How a Digital Marketing Consultant Helps You Finally Move a Stalled Agency RFP Across the Finish Line
- Ali Freiburger
- 2 minutes ago
- 3 min read
Most organizations don’t struggle to understand that they need a better agency partner.
They struggle to actually get the RFP out the door.
It starts with good intent. A performance dip, a new leadership mandate, an inefficient media mix, or just a sense that things are not as efficient as they should be. An agency review is proposed. Everyone agrees it is necessary. And then it stalls.
Not because the need disappears, but because the process itself becomes a competing priority against everything else on the marketing team’s plate.
Cross-functional alignment is harder than expected. The scope keeps shifting. No one fully owns the timeline. Vendor lists feel outdated but no one has time to rebuild them. And the RFP document itself becomes a living draft that never quite feels ready.
This is exactly the kind of situation where a Digital Marketing Consultant can create meaningful momentum.

Why Agency RFPs Stall in the First Place
I've found, in most cases, stalled RFPs are not the result of poor strategy. They are the result of operational friction. Common breakdowns include:
Lack of clear evaluation criteria tied to business outcomes
Unclear ownership across marketing, procurement, and leadership
Outdated or incomplete vendor shortlists
Misalignment on scope and expectations between stakeholders
Limited internal bandwidth to manage outreach and coordination
The irony is that the longer the process stalls, the more complex it becomes to restart.
What Changes When a Consultant Takes Ownership
A Digital Marketing Consultant brings structure, neutrality, and capacity into a process that often lacks all three. A consultant can immediately step in to:
Clarify objectives and success criteria
Rebuild or refine the RFP documentation
Validate scope and expectations across stakeholders
Expand and modernize the vendor list
Manage vendor outreach and communication
Keep the process moving with clear timelines and accountability
But the real value is not just speed. It is clarity and decision quality.
A Real Example: Turning a Stalled RFP Into a Structured Vendor Decision
One of my clients came to me with a stalled RFP that had been sitting unresolved for months.

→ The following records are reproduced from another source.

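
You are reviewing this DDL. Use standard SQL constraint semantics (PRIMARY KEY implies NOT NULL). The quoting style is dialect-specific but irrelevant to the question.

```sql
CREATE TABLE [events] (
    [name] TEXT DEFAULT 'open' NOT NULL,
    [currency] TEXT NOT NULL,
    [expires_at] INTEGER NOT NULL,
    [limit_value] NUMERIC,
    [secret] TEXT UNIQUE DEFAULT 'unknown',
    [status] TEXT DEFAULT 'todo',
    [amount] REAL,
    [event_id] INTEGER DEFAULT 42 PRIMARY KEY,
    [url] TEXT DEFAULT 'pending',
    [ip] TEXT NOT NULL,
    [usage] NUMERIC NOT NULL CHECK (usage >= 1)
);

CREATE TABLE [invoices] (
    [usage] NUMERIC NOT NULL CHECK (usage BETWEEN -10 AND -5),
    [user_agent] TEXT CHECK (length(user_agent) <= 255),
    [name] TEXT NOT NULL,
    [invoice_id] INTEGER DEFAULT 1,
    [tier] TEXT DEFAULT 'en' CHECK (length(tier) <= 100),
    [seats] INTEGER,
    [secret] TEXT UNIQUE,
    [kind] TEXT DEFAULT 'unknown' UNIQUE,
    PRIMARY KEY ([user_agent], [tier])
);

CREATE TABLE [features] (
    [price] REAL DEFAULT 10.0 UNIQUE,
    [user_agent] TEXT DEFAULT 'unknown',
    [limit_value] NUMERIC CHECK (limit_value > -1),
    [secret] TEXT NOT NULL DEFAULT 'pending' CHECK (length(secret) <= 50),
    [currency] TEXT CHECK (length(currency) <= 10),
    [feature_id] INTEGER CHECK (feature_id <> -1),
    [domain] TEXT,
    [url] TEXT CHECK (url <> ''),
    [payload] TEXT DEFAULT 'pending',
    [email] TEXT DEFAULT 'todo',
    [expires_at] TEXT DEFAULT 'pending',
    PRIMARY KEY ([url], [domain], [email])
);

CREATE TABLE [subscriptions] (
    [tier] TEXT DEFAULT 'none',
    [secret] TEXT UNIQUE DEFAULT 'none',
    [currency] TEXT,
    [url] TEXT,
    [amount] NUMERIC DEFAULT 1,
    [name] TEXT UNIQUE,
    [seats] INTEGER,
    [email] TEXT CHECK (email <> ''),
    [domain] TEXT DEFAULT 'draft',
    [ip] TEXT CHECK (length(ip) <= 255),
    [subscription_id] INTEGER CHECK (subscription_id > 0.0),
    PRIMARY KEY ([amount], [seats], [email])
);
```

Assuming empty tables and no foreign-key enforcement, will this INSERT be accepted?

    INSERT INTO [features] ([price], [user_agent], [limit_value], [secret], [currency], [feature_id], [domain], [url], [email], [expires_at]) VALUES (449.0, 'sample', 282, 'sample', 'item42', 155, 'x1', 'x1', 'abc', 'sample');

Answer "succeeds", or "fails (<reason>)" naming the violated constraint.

succeeds

NOT NULL columns: domain is supplied; email is supplied; secret is supplied; url is supplied.
CHECK constraints: 282 satisfies (limit_value > -1); 'sample' satisfies (length(secret) <= 50); 'item42' satisfies (length(currency) <= 10); 155 satisfies (feature_id <> -1); 'x1' satisfies (url <> '').
No constraint is violated.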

The core issue was not disagreement about needing a new vendor. It was that the RFP itself had become misaligned with the organization’s current priorities and lacked the structure needed to support a confident decision.
The work started with a simple reset.
After an initial introduction with the team, I reviewed the current state of the RFP and quickly identified three gaps:
The scope was outdated relative to current marketing leadership's priorities
The vendor list was incomplete and missing key capabilities in the market
There was no consistent framework for evaluating and comparing proposals
From there, I focused on rebuilding momentum.
I cleaned up the documentation, refined the expectations, and restructured the vendor outreach process. New vendors were added to ensure coverage across all required capability areas, and each was contacted directly to request proposals within a clear, standardized framework.
Once responses came in, the next step was turning information into decision clarity.
The client received a comprehensive vendor comparison that included:
A structured ranking system based on agreed-upon priorities
A clear overview of current spend and capability gaps across existing vendors
A one-page summary of how the new vendor would fit into the existing tech stack
A detailed breakdown of risks, tradeoffs, and dependencies for each vendor option
Instead of a stack of inconsistent proposals, the client had a decision-ready framework.
The conversation shifted from “what did we receive?” to “what is the best path forward?”
The Real Outcome: Less Noise, Better Decisions
A well-run RFP is not just a procurement exercise. It is a forcing function for clarity.
When structured correctly, it:
Forces alignment on what actually matters
Eliminates vendor noise and inconsistency
Creates transparency across stakeholders
Reduces bias in evaluation
Accelerates confident decision-making
Most importantly, it prevents organizations from defaulting to “safe” decisions simply because the process became too difficult to navigate.
When to Bring in Outside Help
If your organization has been circling an agency review but cannot seem to get it across the finish line, the issue is often not intent. It is capacity and ownership.
A Digital Marketing Consultant can step in to provide both structure and execution support, turning a stalled process into a clear path forward.